Unlike other cities in the Gulf region, Jeddah has a significant presence of Hyderabadis from the pre-oil era. Though the ownership changed, Nayeem’s cafeteria, is still frequented by Hyderabadi expatriates whether professor or labourer for their favourite paan and chai. Several other such Hyderabadi cafes came up later, but it was Nayeem’s café which was the first-of-its-kind in the entire city. The paan is generally concealed and sold as it is prohibited in the region. Most Hyderabadis prefer to chew Baba 120 tobacco paan and take home 10-15 sachets for the next day, according to paan vendors.
Since the opening of Nayeem’s paan shop, Sharafia has become a meeting point for Hyderabadis. Even those coming from far-flung places like Taif, Jizan and Madinah make it a point to visit it on weekends, not only for ‘Deccani chai, paan and Hyderabadi baata’, but also to alleviate homesickness.
“There was not a single Hyderabadi in Sharafiah in 1970s,” recalled Mohammed Abdul Lateef, who lives in the city from 1966. “Whenever, we heard the phrases ‘Nakko’ and ‘Hawo’ in those days, people would bring paan and chai and introduce themselves,” he said. The area is frequented by thousands of Hyderabadis nowadays, he added.

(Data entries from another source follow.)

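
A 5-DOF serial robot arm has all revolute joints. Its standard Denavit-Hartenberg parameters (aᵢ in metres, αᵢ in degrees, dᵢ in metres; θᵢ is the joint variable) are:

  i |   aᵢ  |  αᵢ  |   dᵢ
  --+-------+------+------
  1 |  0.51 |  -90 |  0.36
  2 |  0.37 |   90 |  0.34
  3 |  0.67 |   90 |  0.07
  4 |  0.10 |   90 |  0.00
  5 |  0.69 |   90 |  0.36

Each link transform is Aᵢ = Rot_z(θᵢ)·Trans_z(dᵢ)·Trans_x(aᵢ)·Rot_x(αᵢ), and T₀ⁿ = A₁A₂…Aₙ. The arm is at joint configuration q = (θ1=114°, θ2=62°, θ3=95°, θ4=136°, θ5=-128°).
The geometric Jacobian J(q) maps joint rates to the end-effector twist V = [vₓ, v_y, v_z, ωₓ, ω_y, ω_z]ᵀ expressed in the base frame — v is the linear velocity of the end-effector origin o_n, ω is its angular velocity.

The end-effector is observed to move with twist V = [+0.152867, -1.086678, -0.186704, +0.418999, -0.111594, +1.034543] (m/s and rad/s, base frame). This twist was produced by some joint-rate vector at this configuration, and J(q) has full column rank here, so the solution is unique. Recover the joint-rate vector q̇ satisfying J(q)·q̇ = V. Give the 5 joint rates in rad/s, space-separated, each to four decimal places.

o_n = [-1.5098, -0.1540, 0.6489]
J₁: ẑ×o_n = [0.1540, -1.5098, 0.0000], ω = ẑ
J2: z=[-0.9135, -0.4067, 0.0000] o=[-0.2074, 0.4659, 0.3600] → [-0.1175, 0.2639, 0.0366, -0.9135, -0.4067, 0.0000]
J3: z=[-0.3591, 0.8066, 0.4695] o=[-0.5887, 0.4863, 0.0333] → [0.7971, -0.2114, 0.9730, -0.3591, 0.8066, 0.4695]
J4: z=[-0.2698, 0.3918, -0.8796] o=[-1.2124, 0.2462, 0.1177] → [-0.1439, 0.4049, 0.2245, -0.2698, 0.3918, -0.8796]
J5: z=[-0.8790, 0.2728, 0.3912] o=[-1.1731, 0.3341, 0.1448] → [0.3284, 0.3113, 0.5209, -0.8790, 0.2728, 0.3912]
q̇ = J⁺·V = [0.5620, -0.4180, -0.1510, -0.5360, 0.1840]

0.5620 -0.4180 -0.1510 -0.5360 0.1840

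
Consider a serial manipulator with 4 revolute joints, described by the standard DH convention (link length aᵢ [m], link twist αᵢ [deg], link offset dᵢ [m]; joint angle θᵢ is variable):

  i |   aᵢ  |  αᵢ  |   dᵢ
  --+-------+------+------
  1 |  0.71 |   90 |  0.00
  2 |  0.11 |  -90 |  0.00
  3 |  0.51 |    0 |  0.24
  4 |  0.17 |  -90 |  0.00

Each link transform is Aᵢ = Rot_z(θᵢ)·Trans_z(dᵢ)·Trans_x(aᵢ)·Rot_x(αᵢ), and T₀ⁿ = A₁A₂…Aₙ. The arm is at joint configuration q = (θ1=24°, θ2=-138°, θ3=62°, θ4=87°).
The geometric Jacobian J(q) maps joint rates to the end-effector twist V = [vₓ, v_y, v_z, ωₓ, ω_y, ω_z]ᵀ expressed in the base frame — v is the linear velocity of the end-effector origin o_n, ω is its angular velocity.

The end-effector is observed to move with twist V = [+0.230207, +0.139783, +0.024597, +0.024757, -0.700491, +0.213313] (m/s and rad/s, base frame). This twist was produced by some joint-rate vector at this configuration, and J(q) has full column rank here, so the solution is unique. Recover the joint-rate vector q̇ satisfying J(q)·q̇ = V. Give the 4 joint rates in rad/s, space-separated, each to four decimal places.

-0.0780 0.6500 0.1380 -0.5300

o_n = [0.4383, 0.7839, -0.3147]
J₁: ẑ×o_n = [-0.7839, 0.4383, 0.0000], ω = ẑ
J2: z=[0.4067, -0.9135, 0.0000] o=[0.6486, 0.2888, 0.0000] → [0.2875, 0.1280, 0.0092, 0.4067, -0.9135, 0.0000]
J3: z=[0.6113, 0.2722, -0.7431] o=[0.5739, 0.2555, -0.0736] → [0.3270, 0.2482, 0.3599, 0.6113, 0.2722, -0.7431]
J4: z=[0.6113, 0.2722, -0.7431] o=[0.3749, 0.6599, -0.4122] → [0.1187, -0.1067, 0.0586, 0.6113, 0.2722, -0.7431]
q̇ = J⁺·V = [-0.0780, 0.6500, 0.1380, -0.5300]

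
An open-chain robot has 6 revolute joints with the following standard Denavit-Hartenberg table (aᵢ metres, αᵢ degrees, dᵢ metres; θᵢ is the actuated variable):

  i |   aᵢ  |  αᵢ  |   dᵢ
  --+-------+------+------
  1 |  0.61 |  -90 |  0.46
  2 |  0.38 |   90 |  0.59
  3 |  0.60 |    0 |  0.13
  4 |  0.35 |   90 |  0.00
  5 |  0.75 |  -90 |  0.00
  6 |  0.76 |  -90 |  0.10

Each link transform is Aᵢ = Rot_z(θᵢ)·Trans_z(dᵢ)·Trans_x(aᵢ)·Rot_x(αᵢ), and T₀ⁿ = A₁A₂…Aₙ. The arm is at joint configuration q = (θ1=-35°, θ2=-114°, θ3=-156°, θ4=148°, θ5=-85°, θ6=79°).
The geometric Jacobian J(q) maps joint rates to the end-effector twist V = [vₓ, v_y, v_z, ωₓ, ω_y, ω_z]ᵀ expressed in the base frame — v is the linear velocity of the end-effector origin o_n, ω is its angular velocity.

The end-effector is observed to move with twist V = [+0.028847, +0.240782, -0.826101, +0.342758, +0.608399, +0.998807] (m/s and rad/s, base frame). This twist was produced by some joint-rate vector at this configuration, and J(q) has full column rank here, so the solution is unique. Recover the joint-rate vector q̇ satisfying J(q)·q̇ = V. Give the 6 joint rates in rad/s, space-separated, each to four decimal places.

o_n = [1.4905, 0.1909, 1.1848]
J₁: ẑ×o_n = [-0.1909, 1.4905, 0.0000], ω = ẑ
J2: z=[0.5736, 0.8192, 0.0000] o=[0.4997, -0.3499, 0.4600] → [0.5937, -0.4157, -0.5014, 0.5736, 0.8192, 0.0000]
J3: z=[-0.7483, 0.5240, -0.4067] o=[0.7115, 0.2221, 0.8071] → [0.1852, -0.0342, -0.3849, -0.7483, 0.5240, -0.4067]
J4: z=[-0.7483, 0.5240, -0.4067] o=[0.6568, -0.0376, 0.2535] → [0.5809, 0.3578, -0.6078, -0.7483, 0.5240, -0.4067]
J5: z=[-0.5216, -0.8436, -0.1271] o=[0.5134, 0.0034, 0.5702] → [-0.4947, 0.1964, 0.7265, -0.5216, -0.8436, -0.1271]
J6: z=[-0.4734, 0.1622, 0.8658] o=[1.0458, -0.3805, 0.9332] → [-0.4539, 0.5042, -0.3427, -0.4734, 0.1622, 0.8658]
q̇ = J⁺·V = [-0.1510, -0.0260, -0.7920, 0.3020, -0.8640, 0.9710]

-0.1510 -0.0260 -0.7920 0.3020 -0.8640 0.9710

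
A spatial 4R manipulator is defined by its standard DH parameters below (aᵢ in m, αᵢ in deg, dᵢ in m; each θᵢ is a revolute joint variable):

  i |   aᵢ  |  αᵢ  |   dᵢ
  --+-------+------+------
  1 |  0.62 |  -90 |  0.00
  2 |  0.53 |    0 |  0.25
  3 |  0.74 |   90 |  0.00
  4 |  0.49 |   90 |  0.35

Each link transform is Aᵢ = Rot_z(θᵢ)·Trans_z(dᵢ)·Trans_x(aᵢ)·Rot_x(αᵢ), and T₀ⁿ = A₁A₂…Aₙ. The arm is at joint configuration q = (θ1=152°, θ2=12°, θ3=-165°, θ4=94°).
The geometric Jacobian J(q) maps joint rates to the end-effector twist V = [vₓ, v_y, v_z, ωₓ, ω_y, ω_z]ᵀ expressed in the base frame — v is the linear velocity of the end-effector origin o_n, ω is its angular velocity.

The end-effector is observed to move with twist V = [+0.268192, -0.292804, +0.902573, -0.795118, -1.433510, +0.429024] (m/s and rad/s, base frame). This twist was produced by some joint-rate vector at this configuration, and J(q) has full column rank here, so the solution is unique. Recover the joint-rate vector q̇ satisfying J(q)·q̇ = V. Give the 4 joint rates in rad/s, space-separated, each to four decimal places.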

A similar scenario prevails in Hara, Riyadh, Seiko Building in Dammam and Subekha in Khobar where paan and chai make up the core of the Deccani diaspora.
The buildings with chipped paint and exposed brick next to narrow lanes have become synonymous with the average Hyderabadi bachelors. Many prefer to live in dilapidated buildings that lack facilities, as they are not ready to give up chai, paan and baata! Some even decline lucrative job offers in other cities as they can’t live without these three things – chai, paan and gossip. However, in Jeddah, with demolition and renovation campaign by the local municipality, many Hyderabadis are sad to relocate.